Kent Clark, a longtime leader at Goldman Sachs who was instrumental in the growth of the bank’s hedge fund platform, died on January 27. He was 58.
In a memo to employees on Monday, Goldman Sachs CEO David Solomon said that Clark’s death was the result of a tragic accident that occurred earlier this month.
“Kent was a wonderful leader, a friend to everyone he met, and a respected expert in the industry. He will be greatly missed,” Solomon said in his note.
Clark was instrumental in the expansion of Goldman Sachs’ open architecture hedge fund platform and heavily influenced the firm’s global alternative investments and manager selection business, Solomon said. Outside of the bank, Clark was a thought leader who published research articles in The Journal of Financial and Quantitative Analysis, The Journal of Alternative Investments, and other publications.
Neuberger Berman CEO George Walker said that Clark, his former colleague, was “renowned as the biggest brain at Goldman Sachs Hedge Fund Strategies Group,” and that his insights and diligence led to terrific risk-adjusted returns for clients over long periods of time. “But what we will remember most is his extraordinary kindness, patience, and generosity. He was genuinely beloved throughout the investment industry,” Walker said.
“The only thing that matched his towering intellect was the warmth of his heart,” said Chris Kojima, a partner and the global head of client solutions and capital markets within Goldman Sachs Asset Management. “Knowing him has been a true and lasting gift. But today we’re all completely heartbroken.”
Clark was “friendly, humble, welcoming — kind of the opposite of so many you encounter in the hedge fund space,” said Andrew Williams, a partner at the public relations firm Brunswick Group and one of Clark’s former colleagues at Goldman Sachs.
Cliff Asness, managing and founding principal at AQR Capital Management, first met Clark in 1988 while they were both studying at the University of Chicago. From the minute he met Clark, Asness knew he was different.
“It’s hard to find the right words. Mensch. Old-school gentleman. Class act. They all help get at it. But I have to say, besides being obviously brilliant, Kent was just the best human being I knew in the PhD program, at Goldman Sachs, and possibly in my whole life,” Asness said. “Anyone who knew Kent trusted him in the extreme, liked or loved him (or both), and knew he would give them the proverbial shirt off his back. And they were right to feel that way. He was the real deal, and I for one will join the large group that already misses him terribly.”

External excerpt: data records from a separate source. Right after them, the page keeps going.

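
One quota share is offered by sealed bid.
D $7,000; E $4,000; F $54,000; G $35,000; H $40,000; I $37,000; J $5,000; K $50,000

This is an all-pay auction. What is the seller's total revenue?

Total revenue: $232,000

Sorting bids: 54,000 (F) > 50,000 (K) > 40,000 (H) > 37,000 (I) > 35,000 (G) > 7,000 (D) > …
Every bidder forfeits their bid regardless of winning.
Revenue = 7,000 + 4,000 + 54,000 + 35,000 + 40,000 + 37,000 + 5,000 + 50,000 = $232,000.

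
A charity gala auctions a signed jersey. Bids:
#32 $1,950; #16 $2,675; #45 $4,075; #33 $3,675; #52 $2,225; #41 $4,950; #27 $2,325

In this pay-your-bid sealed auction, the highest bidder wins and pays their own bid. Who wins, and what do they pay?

Sorting bids: 4,950 (#41) > 4,075 (#45) > 3,675 (#33) > 2,675 (#16) > 2,325 (#27) > 2,225 (#52) > …
First-price: #41 pays what they bid, $4,950.

#41 pays $4,950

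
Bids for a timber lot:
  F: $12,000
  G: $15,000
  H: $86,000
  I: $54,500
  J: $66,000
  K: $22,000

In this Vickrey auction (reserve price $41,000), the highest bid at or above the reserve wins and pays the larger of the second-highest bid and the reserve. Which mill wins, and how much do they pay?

H pays $66,000

Vickrey auction (reserve price $41,000): the highest bid at or above the reserve wins and pays the larger of the second-highest bid and the reserve.
Bids ranked: 86,000 (H) > 66,000 (J) > 54,500 (I) > 22,000 (K) > 15,000 (G) > 12,000 (F)
Highest eligible bid: H at $86,000.
max(second-highest $66,000, reserve $41,000) = $66,000; the reserve does not bind.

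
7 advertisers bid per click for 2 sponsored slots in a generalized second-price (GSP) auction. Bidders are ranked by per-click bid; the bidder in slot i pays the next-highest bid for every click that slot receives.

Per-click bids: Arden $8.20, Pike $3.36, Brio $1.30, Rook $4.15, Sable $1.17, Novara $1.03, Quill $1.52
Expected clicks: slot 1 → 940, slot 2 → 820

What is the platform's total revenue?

Per-click bids in order: $8.20 (Arden) > $4.15 (Rook) > $3.36 (Pike) > …
Slot 1: Arden pays $4.15 × 940 = $3901.00
Slot 2: Rook pays $3.36 × 820 = $2755.20
Total = $6656.20

Total revenue: $6656.20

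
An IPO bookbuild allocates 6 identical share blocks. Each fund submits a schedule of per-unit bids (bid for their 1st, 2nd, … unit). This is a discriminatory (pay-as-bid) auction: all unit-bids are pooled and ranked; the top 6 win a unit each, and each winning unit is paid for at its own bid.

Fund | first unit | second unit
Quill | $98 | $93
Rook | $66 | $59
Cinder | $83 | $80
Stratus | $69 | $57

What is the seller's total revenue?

Total revenue: $489

Merging the schedules and taking the best 6: 98 (Quill-1), 93 (Quill-2), 83 (Cinder-1), 80 (Cinder-2), 69 (Stratus-1), 66 (Rook-1)
Next rejected bid: $59 (not a price — pay-as-bid).
Each winning unit pays its own bid.
Revenue = 98 + 93 + 83 + 80 + 69 + 66 = $489.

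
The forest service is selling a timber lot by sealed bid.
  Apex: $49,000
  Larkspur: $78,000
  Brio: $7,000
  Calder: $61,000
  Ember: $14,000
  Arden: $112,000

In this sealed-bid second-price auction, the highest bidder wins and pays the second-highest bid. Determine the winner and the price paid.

Bids ranked: 112,000 (Arden) > 78,000 (Larkspur) > 61,000 (Calder) > 49,000 (Apex) > 14,000 (Ember) > 7,000 (Brio)
Second-price: Arden pays Larkspur's bid of $78,000.

Arden pays $78,000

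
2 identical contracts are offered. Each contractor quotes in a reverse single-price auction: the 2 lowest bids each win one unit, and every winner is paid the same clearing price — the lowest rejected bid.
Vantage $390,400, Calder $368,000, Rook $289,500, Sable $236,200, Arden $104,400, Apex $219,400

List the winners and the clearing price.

Bids ranked low→high: 104,400 (Arden), 219,400 (Apex), 236,200 (Sable), 289,500 (Rook), …
Winners (2 units): Arden, Apex.
First losing bid is Sable's $236,200, which sets the uniform price.

Arden, Apex; each is paid $236,200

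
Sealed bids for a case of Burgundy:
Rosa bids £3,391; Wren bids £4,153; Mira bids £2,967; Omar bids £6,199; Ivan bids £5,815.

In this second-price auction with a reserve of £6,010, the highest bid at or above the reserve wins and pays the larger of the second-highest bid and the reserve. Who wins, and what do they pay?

Bids ranked: 6,199 (Omar) > 5,815 (Ivan) > 4,153 (Wren) > 3,391 (Rosa) > 2,967 (Mira)
Highest eligible bid: Omar at £6,199.
max(second-highest £5,815, reserve £6,010) = £6,010.

Omar pays £6,010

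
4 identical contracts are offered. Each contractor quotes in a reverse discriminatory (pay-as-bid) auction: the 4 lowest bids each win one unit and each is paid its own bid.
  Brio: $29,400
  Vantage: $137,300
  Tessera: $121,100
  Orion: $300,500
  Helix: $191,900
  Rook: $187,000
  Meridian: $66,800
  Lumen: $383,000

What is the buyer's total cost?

Total cost: $354,600

Ordering the bids: 29,400 (Brio), 66,800 (Meridian), 121,100 (Tessera), 137,300 (Vantage), 187,000 (Rook), 191,900 (Helix), …
Lowest 4: Brio, Meridian, Tessera, Vantage.
Total cost = 29,400 + 66,800 + 121,100 + 137,300 = $354,600.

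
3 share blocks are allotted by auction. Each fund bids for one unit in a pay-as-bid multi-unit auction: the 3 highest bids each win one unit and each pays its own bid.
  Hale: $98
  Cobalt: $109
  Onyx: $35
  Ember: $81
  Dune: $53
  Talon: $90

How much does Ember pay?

Ember pays $0

Sorting: 109 (Cobalt), 98 (Hale), 90 (Talon), 81 (Ember), 53 (Dune), …
The 3 highest are Cobalt, Hale, Talon.
Ember does not win → $0.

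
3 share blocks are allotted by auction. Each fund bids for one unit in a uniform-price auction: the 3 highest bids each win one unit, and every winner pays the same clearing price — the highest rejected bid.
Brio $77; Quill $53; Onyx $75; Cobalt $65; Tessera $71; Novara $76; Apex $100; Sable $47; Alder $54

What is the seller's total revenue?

Sorting: 100 (Apex), 77 (Brio), 76 (Novara), 75 (Onyx), 71 (Tessera), …
Winners (3 units): Apex, Brio, Novara.
Highest unsuccessful bid: $75 → clearing price.
Total revenue = 3 × $75 = $225.

Total revenue: $225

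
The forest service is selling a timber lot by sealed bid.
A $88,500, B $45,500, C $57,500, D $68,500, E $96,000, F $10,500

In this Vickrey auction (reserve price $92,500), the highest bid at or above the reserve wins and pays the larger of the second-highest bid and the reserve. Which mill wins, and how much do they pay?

E pays $92,500

Bids ranked: 96,000 (E) > 88,500 (A) > 68,500 (D) > 57,500 (C) > 45,500 (B) > 10,500 (F)
Highest eligible bid: E at $96,000.
max(second-highest $88,500, reserve $92,500) = $92,500.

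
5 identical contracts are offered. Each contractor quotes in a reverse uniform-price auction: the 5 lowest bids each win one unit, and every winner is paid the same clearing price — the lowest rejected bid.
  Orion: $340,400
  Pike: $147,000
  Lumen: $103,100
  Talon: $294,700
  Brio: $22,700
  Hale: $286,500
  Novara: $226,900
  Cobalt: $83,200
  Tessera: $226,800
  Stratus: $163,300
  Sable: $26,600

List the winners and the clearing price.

Brio, Sable, Cobalt, Lumen, Pike; each is paid $163,300

Ordering the bids: 22,700 (Brio), 26,600 (Sable), 83,200 (Cobalt), 103,100 (Lumen), 147,000 (Pike), 163,300 (Stratus), 226,800 (Tessera), …
Lowest 5: Brio, Sable, Cobalt, Lumen, Pike.
Clearing price = lowest rejected bid = $163,300.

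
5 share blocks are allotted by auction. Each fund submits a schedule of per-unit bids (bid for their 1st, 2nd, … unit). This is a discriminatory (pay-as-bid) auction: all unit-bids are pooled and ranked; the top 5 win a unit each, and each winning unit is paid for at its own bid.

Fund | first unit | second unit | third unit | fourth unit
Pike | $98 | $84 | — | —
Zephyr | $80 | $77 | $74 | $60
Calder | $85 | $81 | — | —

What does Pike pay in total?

Pike pays $182

Merging the schedules and taking the best 5: 98 (Pike-1), 85 (Calder-1), 84 (Pike-2), 81 (Calder-2), 80 (Zephyr-1)
Next rejected bid: $77 (not a price — pay-as-bid).
Pike's winning unit-bids: 98 + 84 = $182.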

Clark joined Goldman Sachs in 1992 as an associate on the quantitative equity team and never left. In addition to his work with hedge funds and other achievements, colleagues said he played an active role in helping the bank become more diverse and inclusive, including serving as a leader for professional groups focused on Black and Asian employees. He retired from Goldman Sachs in 2020 after 28 years.
Dedicated to the arts, Clark also served for many years as a trustee and member of the investment committee at the Juilliard School in New York.
He earned a bachelor of commerce degree from the University of Calgary and an MBA from the University of Chicago Booth School of Business, and he also reached candidacy in the PhD program in finance at Booth.
Clark is survived by his wife, Helen, and his children, Stuart and Stephanie. Kent’s current and former Goldman Sachs colleagues plan to establish a fund in Kent’s name at the University of Chicago.